First, take a look in this that talks a little more about the differences of publishing/displaying doors.
Would it be on Dockerfile? This option is mandatory if we want to expose the doors?
Use the EXPOSE
in the definition of the images, in this case, may not be necessary, but it is always good practice, since it works as a kind of documentation. When using EXPOSE
you tell the image user which ports and in which protocol can be exposed to the host - or other Networks - safely. As stated, its use is not required.
Or is it when loading the image? If this option is used the previous option would be required?
When using the post/display in creating and/or running containers it will not be necessary to EXPOSE
explicit.

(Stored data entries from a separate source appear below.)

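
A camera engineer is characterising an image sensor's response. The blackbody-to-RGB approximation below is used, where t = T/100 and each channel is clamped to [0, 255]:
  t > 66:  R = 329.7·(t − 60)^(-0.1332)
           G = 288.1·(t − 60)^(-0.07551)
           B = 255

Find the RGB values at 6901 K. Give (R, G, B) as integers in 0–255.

t = 6901/100 = 69.01; the t > 66 branch applies.
R = 329.7·(69.01 − 60)^(-0.1332) = 329.7·9.01^(-0.1332) = 329.7·0.74616 = 246.008.
G = 288.1·(69.01 − 60)^(-0.07551) = 288.1·9.01^(-0.07551) = 288.1·0.84705 = 244.035.
B = 255 by definition for t > 66.
Rounded: (246, 244, 255).

(246, 244, 255)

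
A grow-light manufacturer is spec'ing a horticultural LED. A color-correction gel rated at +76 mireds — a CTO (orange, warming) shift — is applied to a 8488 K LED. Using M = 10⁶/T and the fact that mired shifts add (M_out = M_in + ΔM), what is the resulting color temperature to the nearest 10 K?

5160 K

M_in = 10⁶/8488 = 117.81 mireds.
M_out = 117.81 + (+76) = 193.81 mireds.
T_out = 10⁶/193.81 = 5159.6 K → 5160 K.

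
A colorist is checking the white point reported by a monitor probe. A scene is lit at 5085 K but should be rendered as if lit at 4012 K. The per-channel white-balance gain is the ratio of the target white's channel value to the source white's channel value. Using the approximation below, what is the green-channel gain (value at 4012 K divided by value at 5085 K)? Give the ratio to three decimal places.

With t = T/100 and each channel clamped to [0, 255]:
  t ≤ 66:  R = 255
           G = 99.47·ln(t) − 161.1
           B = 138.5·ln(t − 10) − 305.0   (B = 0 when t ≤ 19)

At 5085 K (t = 50.85):
  G = 99.47·ln 50.85 − 161.1 = 99.47·3.9289 − 161.1 = 229.706.
At 4012 K (t = 40.12):
  G = 99.47·ln 40.12 − 161.1 = 99.47·3.6919 − 161.1 = 206.131.
Gain = 206.131 / 229.706 = 0.8974 → 0.897.

0.897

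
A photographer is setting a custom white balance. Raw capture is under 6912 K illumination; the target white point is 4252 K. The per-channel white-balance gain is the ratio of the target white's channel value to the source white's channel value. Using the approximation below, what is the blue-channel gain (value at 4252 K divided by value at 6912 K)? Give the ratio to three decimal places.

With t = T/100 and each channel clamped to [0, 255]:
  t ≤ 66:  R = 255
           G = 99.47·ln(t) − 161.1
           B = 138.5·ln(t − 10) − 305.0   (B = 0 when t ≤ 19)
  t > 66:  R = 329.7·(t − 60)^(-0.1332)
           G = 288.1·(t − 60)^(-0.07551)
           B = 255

At 6912 K (t = 69.12):
  B = 255 by definition for t > 66.
At 4252 K (t = 42.52):
  B = 138.5·ln(42.52 − 10) − 305.0 = 138.5·ln 32.52 − 305.0 = 138.5·3.4819 − 305.0 = 177.237.
Gain = 177.237 / 255.000 = 0.6950 → 0.695.

0.695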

When using port publishing host in the creation of a container or execution of an existing container, if you have not specified with the EXPOSE
which doors intentionally can and/or must be exposed, the Docker implicitly will do the EXPOSE
- it does not alter the image, however.
My question is: what is the correct way to expose these doors, beyond the 80?

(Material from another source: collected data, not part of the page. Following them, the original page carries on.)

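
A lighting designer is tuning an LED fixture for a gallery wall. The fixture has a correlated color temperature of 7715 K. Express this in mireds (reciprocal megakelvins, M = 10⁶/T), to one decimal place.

M = 10⁶ / 7715 = 129.618 → 129.6 mireds.

129.6 mireds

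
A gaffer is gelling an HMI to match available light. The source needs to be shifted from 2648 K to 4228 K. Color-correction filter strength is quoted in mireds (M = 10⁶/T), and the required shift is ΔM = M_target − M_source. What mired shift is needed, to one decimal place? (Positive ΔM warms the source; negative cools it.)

M_source = 10⁶/2648 = 377.644; M_target = 10⁶/4228 = 236.518.
ΔM = 236.518 − 377.644 = -141.125 → -141.1 mireds, a cooling shift.

-141.1 mireds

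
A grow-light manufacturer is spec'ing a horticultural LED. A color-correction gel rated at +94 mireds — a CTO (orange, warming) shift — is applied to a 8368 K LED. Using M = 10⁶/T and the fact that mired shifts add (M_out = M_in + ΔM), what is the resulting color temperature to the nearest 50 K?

M_in = 10⁶/8368 = 119.50 mireds.
M_out = 119.50 + (+94) = 213.50 mireds.
T_out = 10⁶/213.50 = 4683.8 K → 4700 K.

4700 K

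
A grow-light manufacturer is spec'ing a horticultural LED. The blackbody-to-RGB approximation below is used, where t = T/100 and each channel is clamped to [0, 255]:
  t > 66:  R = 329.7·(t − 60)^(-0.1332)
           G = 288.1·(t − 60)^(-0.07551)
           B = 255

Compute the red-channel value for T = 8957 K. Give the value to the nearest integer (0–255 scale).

t = 8957/100 = 89.57; the t > 66 branch applies.
R = 329.7·(89.57 − 60)^(-0.1332) = 329.7·29.57^(-0.1332) = 329.7·0.63692 = 209.991.
Rounded: 210.

210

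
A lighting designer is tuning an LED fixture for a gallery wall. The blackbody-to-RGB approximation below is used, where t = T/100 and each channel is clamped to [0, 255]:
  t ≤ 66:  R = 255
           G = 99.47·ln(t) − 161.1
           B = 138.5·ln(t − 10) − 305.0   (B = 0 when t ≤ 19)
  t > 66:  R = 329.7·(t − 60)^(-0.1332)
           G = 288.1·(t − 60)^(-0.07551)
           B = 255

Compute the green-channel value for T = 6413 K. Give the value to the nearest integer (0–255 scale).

253

t = 6413/100 = 64.13; the t ≤ 66 branch applies.
G = 99.47·ln 64.13 − 161.1 = 99.47·4.1609 − 161.1 = 252.786.
Rounded: 253.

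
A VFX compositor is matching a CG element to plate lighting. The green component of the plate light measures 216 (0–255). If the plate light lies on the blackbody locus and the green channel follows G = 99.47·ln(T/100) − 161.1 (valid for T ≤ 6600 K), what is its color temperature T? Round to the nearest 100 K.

4400 K

ln t = (216 + 161.1) / 99.47 = 3.7911.
t = e^3.7911 = 44.305.
T = 100·t = 4430 K → 4400 K to the nearest 100 K.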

In short, there is no "right" way, you can combine the ways or use them separately, it will depend on how the containers run - as for Networks, mainly -, of how structured its containers, etc.
In your case, however, you need certain doors to be accessible on host, which is where your IDE is running. In this case it is recommended to use both EXPOSE
, both for its use as documentation and will give greater flexibility to a third-party user of its image, and it is necessary that the ports are published for access by host, then you’ll need the -p/
--Publish/
-P/--publish-all
. Even so you may not need to publish all host, if it is not mandatory that host have access to all the mentioned doors - such as, for example, 6379 be accessed only by another container on the same network.
P.S.: in your dockerfile you can inform the doors in just one instruction, such as EXPOSE 80 6379 9000
. This will create a single layer, facilitates image inspection in most cases.
You are treating container as VM, and this is an error. Whoever answers for port 80, should not be in the same container that redis is in. This container should most likely be dismembered into 3 containers, orchestrated in a Docker-Compose. You at least reuse an image (redis), if you don’t reuse the other.
– Luiz Carlos Faria
As for the redis I agree with you. We should use 2 containers - 1 for each service. But it was a decision of the company to keep REDIS in the same container. What I don’t understand is how much to the third container you mentioned. You mean I should use a container for Xdebug?
– zwitterion
For not knowing Xdebug I was not so emphatic to say that there are certainly 3. Now that I saw what it is, this should be next to PHP yes.